Freilich ist der Weg, der vor uns liegt, nicht ungefährlich. Die Financial Times hat Notenbanker kürzlich mit Flugzeugpiloten verglichen. Wie diese ihre Maschinen vorsichtig und sicher aus der Reiseflughöhe auf den Boden bringen müssen, so müssen auch die Zentralbanken die Wirtschaft wieder auf den Boden der Normalität bringen. Das erfordert viel Umsicht. Die Geschwindigkeit darf nicht zu hoch, aber auch nicht zu niedrig sein. Die Richtung muss mit den Windverhältnissen abgestimmt sein. Böen könnten die Flieger leicht aus der Bahn werfen.

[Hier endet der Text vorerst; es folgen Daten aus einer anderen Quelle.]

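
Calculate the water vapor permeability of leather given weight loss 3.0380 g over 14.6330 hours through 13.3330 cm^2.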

Die USA haben die Normalisierung bisher gut hinbekommen. Es gab zwar kurz ein "Taper Tantrum", das die Märkte verunsicherte. Seitdem ging aber alles reibungslos. Trotz weniger Liquiditätsspritzen und trotz höherer Zinsen gingen die Aktienkurse weiter nach oben. Auf den Rentenmärkten gab es mehr Nervosität. Aber im Endeffekt sind die amerikanischen Langfristrenditen nicht stärker gestiegen. Die Zinsstruktur wurde flacher. Damit kann man in Europa freilich nicht in gleichem Maße rechnen, da die Kapitalmarktrenditen hier sehr viel niedriger sind. Es ist schon zu erwarten, dass zumindest die 10-Jahresrendite im Laufe des Jahres zumindest auf 1 Prozent hochgeht, vermutlich auf mehr.

Das volkswirtschaftliche Wachstum und die Schaffung neuer Arbeitsplätze haben unter den Maßnahmen der Notenbank in den USA nicht gelitten. Was dabei sicher geholfen hat, war die Tatsache, dass die Preissteigerung insgesamt niedrig blieb. Wichtig war auch, dass der US-Finanzminister sich zurückgehalten und die Zinserhöhung nicht kritisiert hat. Das sollten seine Kollegen in Europa nicht anders tun.

Dass es in Zukunft zu keinen Unfällen kommt, ist jedoch keineswegs sicher. Denn die Aufgabe ist diesmal schwieriger als in den letzten Jahren. Die Amerikaner sind nicht mehr allein. Da können sich die Maßnahmen diesseits und jenseits des Atlantiks gegenseitig verstärken. Ein vorsichtiges, gut aufeinander abgestimmtes Verhalten von Washington und Frankfurt ist daher nötig. Zudem: Wenn die längerfristigen Zinsen in Europa steigen, trifft das hochverschuldete Unternehmen und Staaten. Der eine oder andere könnte in Schwierigkeiten kommen. Umso wichtiger ist es, maßvoll vorzugehen, die Aktionen der Geldpolitik gut zu kommunizieren und damit Öffentlichkeit und Märkte auf dem Weg in die Normalität mitzunehmen. Die EZB hat in der Vergangenheit gezeigt, dass sie so etwas kann. Sie muss es jetzt unter Beweis stellen.